31 de enero, Día del Mago

Por Andrea Viveca Sanz

Existe un lugar más allá del “abracadabra”, un espacio sin tiempo en el que las sonrisas quedan suspendidas en el aire para encontrarse con la magia.

Y es esa magia, capaz de transformar los instantes, lo que sobrevuela las varitas y las galeras, la que se sostiene sobre las manos hábiles que enhebran cada truco para finalmente atrapar un sueño.

La magia es posible, como también es posible que quien la interpreta tenga su día.

Este jueves 31 de enero, como sucede desde el año 1953, se celebra el Día del Mago.

El origen de la conmemoración parecería no tener mucho que ver con trucos y artilugios, pero como cada uno de ellos (aunque en estos no está bien divulgarlo) tiene su explicación.
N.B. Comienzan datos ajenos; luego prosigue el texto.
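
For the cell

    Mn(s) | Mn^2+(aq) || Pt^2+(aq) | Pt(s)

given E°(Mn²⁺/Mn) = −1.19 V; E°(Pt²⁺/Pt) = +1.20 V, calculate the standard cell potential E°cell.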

El 31 de enero de 1888 falleció el sacerdote italiano Giovani Bosco, quien fuera canonizado en 1934 como San Juan Bosco, y entre tantas virtudes también tenía sus curiosidades.

El cura italiano utilizaba juegos de magia en su inmensa obra de educar a los chicos más necesitados, de allí que este Santo haya sido nombrado patrono de los magos y la fecha de su partida tomada para homenajearlos.